Peter smiled. “That’s right, Mrs. Fennell; it’s me, Peter.”
She shook her head ever so slightly. “P—P—” she said again, and then, with great effort, “Peg—”
“Oh, that’s right,” said Peter. “I’ll stay with you, Peggy.”
The old woman smiled ever so slightly, her mouth just another line across her face. And then, without any fuss, her fingers went limp in Peter’s hand and her eyelids slid very slowly shut. On the monitor, the green tracings had turned into a series of perfectly straight horizontal lines. After several moments, Peter retrieved his hand, blinked slowly a few times, and went to find the nurse.
CHAPTER 10
Peter took the superEEG recording with him when he left the chronic-care facility. By the time he got home, Cathy was getting ready for work, nibbling at a piece of dry whole-wheat toast and sipping a cup of tea. He’d left her a message with the household computer, so she’d know where he was.
“How did it go?” asked Cathy.
“I got the recording,” said Peter.
“You don’t seem very happy.”
“Well, a very nice lady died tonight.”
Cathy looked compassionate. She nodded.
“I’m exhausted,” said Peter. “I’m going back to bed.” He gave her a quick kiss, and did just that.

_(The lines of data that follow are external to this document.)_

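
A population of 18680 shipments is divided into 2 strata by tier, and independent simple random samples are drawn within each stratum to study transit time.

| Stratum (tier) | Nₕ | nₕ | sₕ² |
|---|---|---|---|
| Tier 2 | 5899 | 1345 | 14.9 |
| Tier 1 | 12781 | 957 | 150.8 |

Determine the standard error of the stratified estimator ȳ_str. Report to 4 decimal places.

Var(ȳ_str) = Σₕ Wₕ²(1 − fₕ)sₕ²/nₕ with Wₕ = Nₕ/N, N = 18680.
Tier 2: Wₕ = 0.31579229; term = 0.31579229²·(1 − 0.22800475)·14.9/1345 = 8.5286769 × 10^-4.
Tier 1: Wₕ = 0.68420771; term = 0.68420771²·(1 − 0.07487677)·150.8/957 = 0.068244069.
Sum = 0.069096937.
SE = √(0.069096937) = 0.2629.

0.2629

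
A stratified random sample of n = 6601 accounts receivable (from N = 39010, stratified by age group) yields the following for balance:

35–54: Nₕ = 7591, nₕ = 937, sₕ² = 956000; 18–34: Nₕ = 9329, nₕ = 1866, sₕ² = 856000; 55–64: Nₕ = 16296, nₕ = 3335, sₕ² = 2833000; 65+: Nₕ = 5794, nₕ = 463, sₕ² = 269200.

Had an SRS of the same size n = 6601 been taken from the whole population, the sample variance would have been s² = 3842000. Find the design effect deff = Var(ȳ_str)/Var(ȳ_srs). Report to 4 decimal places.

Var(ȳ_str) = Σ Wₕ²(1−fₕ)sₕ²/nₕ with Wₕ = Nₕ/39010:
  35–54: (7591/39010)²·(1−937/7591)·956000/937 = 33.864775
  18–34: (9329/39010)²·(1−1866/9329)·856000/1866 = 20.987406
  55–64: (16296/39010)²·(1−3335/16296)·2833000/3335 = 117.90124
  65+: (5794/39010)²·(1−463/5794)·269200/463 = 11.801286
  → Var(ȳ_str) = 184.55471.
Var(ȳ_srs) = (1 − 6601/39010)·3842000/6601 = 483.54546.
deff = 184.55471 / 483.54546 = 0.3817.

0.3817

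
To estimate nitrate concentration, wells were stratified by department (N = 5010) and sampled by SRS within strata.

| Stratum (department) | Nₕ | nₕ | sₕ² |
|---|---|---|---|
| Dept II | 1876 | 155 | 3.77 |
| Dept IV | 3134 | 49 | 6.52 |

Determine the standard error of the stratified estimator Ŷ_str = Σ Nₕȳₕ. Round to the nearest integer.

1168

Var(Ŷ_str) = Σₕ Nₕ²(1 − fₕ)sₕ²/nₕ.
Dept II: 1876²·(1 − 155/1876)·3.77/155 = 78527.787.
Dept IV: 3134²·(1 − 49/3134)·6.52/49 = 1.2864878 × 10^6.
Sum = 1.3650156 × 10^6.
SE = √(1.3650156 × 10^6) = 1168.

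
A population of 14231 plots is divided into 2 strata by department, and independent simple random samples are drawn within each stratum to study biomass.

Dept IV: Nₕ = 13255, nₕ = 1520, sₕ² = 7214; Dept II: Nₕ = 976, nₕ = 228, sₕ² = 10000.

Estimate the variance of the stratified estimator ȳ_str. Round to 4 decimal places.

3.8033

Var(ȳ_str) = Σₕ Wₕ²(1 − fₕ)sₕ²/nₕ with Wₕ = Nₕ/N, N = 14231.
Dept IV: Wₕ = 0.93141733; term = 0.93141733²·(1 − 0.11467371)·7214/1520 = 3.6452267.
Dept II: Wₕ = 0.06858267; term = 0.06858267²·(1 − 0.23360656)·10000/228 = 0.15810505.
Sum = 3.8033318.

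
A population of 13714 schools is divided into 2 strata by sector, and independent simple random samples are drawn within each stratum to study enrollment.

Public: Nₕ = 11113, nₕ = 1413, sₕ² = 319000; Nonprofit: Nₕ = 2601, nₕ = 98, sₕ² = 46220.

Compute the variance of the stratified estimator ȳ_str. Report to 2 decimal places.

Var(ȳ_str) = Σₕ Wₕ²(1 − fₕ)sₕ²/nₕ with Wₕ = Nₕ/N, N = 13714.
Public: Wₕ = 0.81033980; term = 0.81033980²·(1 − 0.12714838)·319000/1413 = 129.39672.
Nonprofit: Wₕ = 0.18966020; term = 0.18966020²·(1 − 0.03767782)·46220/98 = 16.325887.
Sum = 145.72261.

145.72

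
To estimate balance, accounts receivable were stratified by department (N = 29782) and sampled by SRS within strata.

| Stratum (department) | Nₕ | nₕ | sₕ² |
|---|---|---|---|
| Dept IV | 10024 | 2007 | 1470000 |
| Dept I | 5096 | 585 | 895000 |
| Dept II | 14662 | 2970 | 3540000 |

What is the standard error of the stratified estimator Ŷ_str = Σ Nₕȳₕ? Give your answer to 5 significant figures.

Var(Ŷ_str) = Σₕ Nₕ²(1 − fₕ)sₕ²/nₕ.
Dept IV: 10024²·(1 − 2007/10024)·1470000/2007 = 5.8860359 × 10^10.
Dept I: 5096²·(1 − 585/5096)·895000/585 = 3.5169761 × 10^10.
Dept II: 14662²·(1 − 2970/14662)·3540000/2970 = 2.0432845 × 10^11.
Sum = 2.9835857 × 10^11.
SE = √(2.9835857 × 10^11) = 546220.

546220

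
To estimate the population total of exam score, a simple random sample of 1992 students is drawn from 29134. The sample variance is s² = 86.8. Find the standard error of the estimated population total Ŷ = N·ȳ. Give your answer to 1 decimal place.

5870.0

Var(Ŷ) = N²·Var(ȳ) = N²·(1 − n/N)·s²/n.
f = 1992/29134 = 0.06837372; Var(ȳ) = 0.93162628·86.8/1992 = 0.04059496.
Var(Ŷ) = 29134² · 0.04059496 = 3.4456594 × 10^7.
SE(Ŷ) = √(3.4456594 × 10^7) = 5870.0.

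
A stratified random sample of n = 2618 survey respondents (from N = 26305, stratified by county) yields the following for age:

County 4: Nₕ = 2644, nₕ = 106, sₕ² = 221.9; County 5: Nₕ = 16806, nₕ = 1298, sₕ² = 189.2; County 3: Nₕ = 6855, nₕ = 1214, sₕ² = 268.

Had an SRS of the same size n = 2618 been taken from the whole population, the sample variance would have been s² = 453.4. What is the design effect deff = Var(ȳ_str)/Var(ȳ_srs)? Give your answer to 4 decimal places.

0.5613

Var(ȳ_str) = Σ Wₕ²(1−fₕ)sₕ²/nₕ with Wₕ = Nₕ/26305:
  County 4: (2644/26305)²·(1−106/2644)·221.9/106 = 0.020301489
  County 5: (16806/26305)²·(1−1298/16806)·189.2/1298 = 0.054902229
  County 3: (6855/26305)²·(1−1214/6855)·268/1214 = 0.012336815
  → Var(ȳ_str) = 0.087540533.
Var(ȳ_srs) = (1 − 2618/26305)·453.4/2618 = 0.15594937.
deff = 0.087540533 / 0.15594937 = 0.5613.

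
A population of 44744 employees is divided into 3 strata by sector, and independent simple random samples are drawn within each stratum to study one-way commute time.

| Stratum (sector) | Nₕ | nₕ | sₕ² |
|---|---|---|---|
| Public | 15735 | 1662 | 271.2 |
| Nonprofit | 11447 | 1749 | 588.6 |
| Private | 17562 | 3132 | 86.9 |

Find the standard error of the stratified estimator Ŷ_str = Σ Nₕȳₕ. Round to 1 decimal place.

Var(Ŷ_str) = Σₕ Nₕ²(1 − fₕ)sₕ²/nₕ.
Public: 15735²·(1 − 1662/15735)·271.2/1662 = 3.6133672 × 10^7.
Nonprofit: 11447²·(1 − 1749/11447)·588.6/1749 = 3.735978 × 10^7.
Private: 17562²·(1 − 3132/17562)·86.9/3132 = 7.0313437 × 10^6.
Sum = 8.0524796 × 10^7.
SE = √(8.0524796 × 10^7) = 8973.6.

8973.6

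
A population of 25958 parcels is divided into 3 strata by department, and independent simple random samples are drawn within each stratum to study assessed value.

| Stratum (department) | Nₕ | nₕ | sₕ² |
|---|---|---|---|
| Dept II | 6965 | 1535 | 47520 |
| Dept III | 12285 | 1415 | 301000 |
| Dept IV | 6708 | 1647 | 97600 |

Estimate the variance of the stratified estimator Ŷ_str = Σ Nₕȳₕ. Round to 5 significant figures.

Var(Ŷ_str) = Σₕ Nₕ²(1 − fₕ)sₕ²/nₕ.
Dept II: 6965²·(1 − 1535/6965)·47520/1535 = 1.170817 × 10^9.
Dept III: 12285²·(1 − 1415/12285)·301000/1415 = 2.8406306 × 10^10.
Dept IV: 6708²·(1 − 1647/6708)·97600/1647 = 2.0118037 × 10^9.
Sum = 3.1588927 × 10^10.

3.1589 × 10^10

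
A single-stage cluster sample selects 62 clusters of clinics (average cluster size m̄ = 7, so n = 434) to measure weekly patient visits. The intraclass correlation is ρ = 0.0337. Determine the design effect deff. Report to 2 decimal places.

1.20

deff = 1 + (7 − 1)·0.0337 = 1 + 0.2022 = 1.2022.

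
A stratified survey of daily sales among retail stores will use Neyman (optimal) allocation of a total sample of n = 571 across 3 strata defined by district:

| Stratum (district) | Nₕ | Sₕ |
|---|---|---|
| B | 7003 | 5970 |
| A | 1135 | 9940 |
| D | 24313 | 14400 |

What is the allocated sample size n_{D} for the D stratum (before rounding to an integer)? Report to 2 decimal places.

Neyman allocation: nₕ = n·NₕSₕ / Σⱼ NⱼSⱼ.
Σ NⱼSⱼ = 7003·5970 + 1135·9940 + 24313·14400 = 4.0319701 × 10^8.
n_{D} = 571·24313·14400 / (4.0319701 × 10^8) = 495.82.

495.82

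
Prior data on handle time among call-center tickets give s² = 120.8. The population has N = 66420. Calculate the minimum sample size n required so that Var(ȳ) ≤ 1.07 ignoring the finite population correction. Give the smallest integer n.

Without fpc, n₀ = s²/D = 120.8/1.07 = 112.8972.
Rounding up, n = 113.

113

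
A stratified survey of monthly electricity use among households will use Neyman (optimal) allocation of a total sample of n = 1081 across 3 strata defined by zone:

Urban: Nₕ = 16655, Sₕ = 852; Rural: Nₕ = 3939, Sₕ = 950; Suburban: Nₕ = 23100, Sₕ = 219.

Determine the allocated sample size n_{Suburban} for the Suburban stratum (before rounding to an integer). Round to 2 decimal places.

237.86

Neyman allocation: nₕ = n·NₕSₕ / Σⱼ NⱼSⱼ.
Σ NⱼSⱼ = 16655·852 + 3939·950 + 23100·219 = 2.299101 × 10^7.
n_{Suburban} = 1081·23100·219 / (2.299101 × 10^7) = 237.86.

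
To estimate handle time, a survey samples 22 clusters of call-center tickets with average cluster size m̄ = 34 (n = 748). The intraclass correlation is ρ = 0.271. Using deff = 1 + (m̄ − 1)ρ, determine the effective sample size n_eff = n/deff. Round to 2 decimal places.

75.23

deff = 1 + (34 − 1)·0.271 = 1 + 8.943 = 9.943.
n_eff = 748 / 9.943 = 75.23.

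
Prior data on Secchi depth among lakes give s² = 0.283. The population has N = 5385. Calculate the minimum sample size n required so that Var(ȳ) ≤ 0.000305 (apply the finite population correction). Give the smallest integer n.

792

Without fpc, n₀ = s²/D = 0.283/0.000305 = 927.8689.
With fpc, (1 − n/N)·s²/n ≤ D requires n ≥ n₀/(1 + n₀/N) = 927.8689/(1 + 927.8689/5385) = 791.4902.
Rounding up, n = 792.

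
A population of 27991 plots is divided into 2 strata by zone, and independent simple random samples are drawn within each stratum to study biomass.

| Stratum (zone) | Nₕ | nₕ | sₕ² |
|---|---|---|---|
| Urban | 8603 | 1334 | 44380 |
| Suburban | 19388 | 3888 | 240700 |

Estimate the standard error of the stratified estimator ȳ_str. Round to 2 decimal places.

5.14

Var(ȳ_str) = Σₕ Wₕ²(1 − fₕ)sₕ²/nₕ with Wₕ = Nₕ/N, N = 27991.
Urban: Wₕ = 0.30734879; term = 0.30734879²·(1 − 0.15506219)·44380/1334 = 2.6553345.
Suburban: Wₕ = 0.69265121; term = 0.69265121²·(1 − 0.20053641)·240700/3888 = 23.745303.
Sum = 26.400638.
SE = √(26.400638) = 5.14.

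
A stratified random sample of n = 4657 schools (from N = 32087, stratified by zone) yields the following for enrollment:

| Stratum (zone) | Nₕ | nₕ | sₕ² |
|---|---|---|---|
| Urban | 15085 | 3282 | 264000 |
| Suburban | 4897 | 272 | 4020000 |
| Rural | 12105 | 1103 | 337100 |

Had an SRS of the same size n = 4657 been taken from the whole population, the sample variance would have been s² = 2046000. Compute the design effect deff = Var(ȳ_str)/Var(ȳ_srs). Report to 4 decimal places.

1.0080

Var(ȳ_str) = Σ Wₕ²(1−fₕ)sₕ²/nₕ with Wₕ = Nₕ/32087:
  Urban: (15085/32087)²·(1−3282/15085)·264000/3282 = 13.910567
  Suburban: (4897/32087)²·(1−272/4897)·4020000/272 = 325.11781
  Rural: (12105/32087)²·(1−1103/12105)·337100/1103 = 39.533152
  → Var(ȳ_str) = 378.56153.
Var(ȳ_srs) = (1 − 4657/32087)·2046000/4657 = 375.57449.
deff = 378.56153 / 375.57449 = 1.0080.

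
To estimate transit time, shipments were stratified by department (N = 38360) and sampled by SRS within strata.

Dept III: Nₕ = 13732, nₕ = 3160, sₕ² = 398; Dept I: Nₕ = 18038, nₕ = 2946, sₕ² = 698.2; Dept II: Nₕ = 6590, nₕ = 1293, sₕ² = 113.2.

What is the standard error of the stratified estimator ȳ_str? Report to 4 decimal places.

0.2416

Var(ȳ_str) = Σₕ Wₕ²(1 − fₕ)sₕ²/nₕ with Wₕ = Nₕ/N, N = 38360.
Dept III: Wₕ = 0.35797706; term = 0.35797706²·(1 − 0.23011943)·398/3160 = 0.012425954.
Dept I: Wₕ = 0.47022941; term = 0.47022941²·(1 − 0.16332188)·698.2/2946 = 0.043845506.
Dept II: Wₕ = 0.17179353; term = 0.17179353²·(1 − 0.19620637)·113.2/1293 = 0.0020768546.
Sum = 0.058348315.
SE = √(0.058348315) = 0.2416.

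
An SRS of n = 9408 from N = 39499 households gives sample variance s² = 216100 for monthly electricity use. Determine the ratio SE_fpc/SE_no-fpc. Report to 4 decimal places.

0.8728

f = n/N = 9408/39499 = 0.23818325.
SE_no-fpc = √(s²/n) = 4.7926833; SE_fpc = √((1−f)s²/n) = 4.1831553.
Ratio = √(1−f) = 0.87282115.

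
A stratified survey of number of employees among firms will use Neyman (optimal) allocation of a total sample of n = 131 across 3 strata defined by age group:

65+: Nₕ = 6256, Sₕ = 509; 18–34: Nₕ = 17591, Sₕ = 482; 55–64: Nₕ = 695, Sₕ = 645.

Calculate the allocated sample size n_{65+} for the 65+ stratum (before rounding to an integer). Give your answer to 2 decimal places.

34.44

Neyman allocation: nₕ = n·NₕSₕ / Σⱼ NⱼSⱼ.
Σ NⱼSⱼ = 6256·509 + 17591·482 + 695·645 = 1.2111441 × 10^7.
n_{65+} = 131·6256·509 / (1.2111441 × 10^7) = 34.44.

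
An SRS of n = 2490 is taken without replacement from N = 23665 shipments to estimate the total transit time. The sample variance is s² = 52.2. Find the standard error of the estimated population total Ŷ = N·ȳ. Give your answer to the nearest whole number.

3241

Var(Ŷ) = N²·Var(ȳ) = N²·(1 − n/N)·s²/n.
f = 2490/23665 = 0.10521868; Var(ȳ) = 0.89478132·52.2/2490 = 0.018758066.
Var(Ŷ) = 23665² · 0.018758066 = 1.0505121 × 10^7.
SE(Ŷ) = √(1.0505121 × 10^7) = 3241.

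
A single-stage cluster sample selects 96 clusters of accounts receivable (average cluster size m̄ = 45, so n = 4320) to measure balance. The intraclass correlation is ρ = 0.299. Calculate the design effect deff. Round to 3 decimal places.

deff = 1 + (45 − 1)·0.299 = 1 + 13.156 = 14.156.

14.156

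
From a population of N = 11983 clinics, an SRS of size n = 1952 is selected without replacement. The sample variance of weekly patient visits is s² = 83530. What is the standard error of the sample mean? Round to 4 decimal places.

5.9851

Under SRS without replacement, Var(ȳ) = (1 − f)·s²/n with f = n/N = 1952/11983 = 0.16289744.
Var(ȳ) = (1 − 0.16289744)·83530/1952 = 0.83710256·42.792008 = 35.8213.
SE(ȳ) = √(35.8213) = 5.9851.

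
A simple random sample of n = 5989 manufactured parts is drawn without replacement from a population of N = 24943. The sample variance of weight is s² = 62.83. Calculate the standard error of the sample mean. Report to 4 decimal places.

Under SRS without replacement, Var(ȳ) = (1 − f)·s²/n with f = n/N = 5989/24943 = 0.24010744.
Var(ȳ) = (1 − 0.24010744)·62.83/5989 = 0.75989256·0.0104909 = 0.0079719568.
SE(ȳ) = √(0.0079719568) = 0.0893.

0.0893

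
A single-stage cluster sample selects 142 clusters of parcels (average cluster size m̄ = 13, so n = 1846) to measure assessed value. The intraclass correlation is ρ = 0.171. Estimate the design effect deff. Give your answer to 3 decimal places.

deff = 1 + (13 − 1)·0.171 = 1 + 2.052 = 3.052.

3.052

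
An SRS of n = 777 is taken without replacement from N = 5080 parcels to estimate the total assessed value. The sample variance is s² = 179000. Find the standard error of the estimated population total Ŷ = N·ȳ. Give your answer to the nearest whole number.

70963

Var(Ŷ) = N²·Var(ȳ) = N²·(1 − n/N)·s²/n.
f = 777/5080 = 0.15295276; Var(ȳ) = 0.84704724·179000/777 = 195.13701.
Var(Ŷ) = 5080² · 195.13701 = 5.0357837 × 10^9.
SE(Ŷ) = √(5.0357837 × 10^9) = 70963.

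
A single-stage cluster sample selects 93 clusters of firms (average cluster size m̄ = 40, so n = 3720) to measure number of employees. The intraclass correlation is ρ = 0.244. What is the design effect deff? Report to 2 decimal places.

deff = 1 + (40 − 1)·0.244 = 1 + 9.516 = 10.516.

10.52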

FOUR HOURS LATER Peter woke up with a headache. He stumbled to the bathroom, where he shaved and showered. He then filled a large tumbler with Diet Coke, got the disk, and went to his study.
His home system was more powerful than the mainframe he’d had to share access to as a student at university. He turned it on, inserted the disk into the drive, and activated the wall monitor on the other side of the room. Peter wanted to see the moment at which the last neuron had fired, the moment at which the last synapse had been made. The moment of death.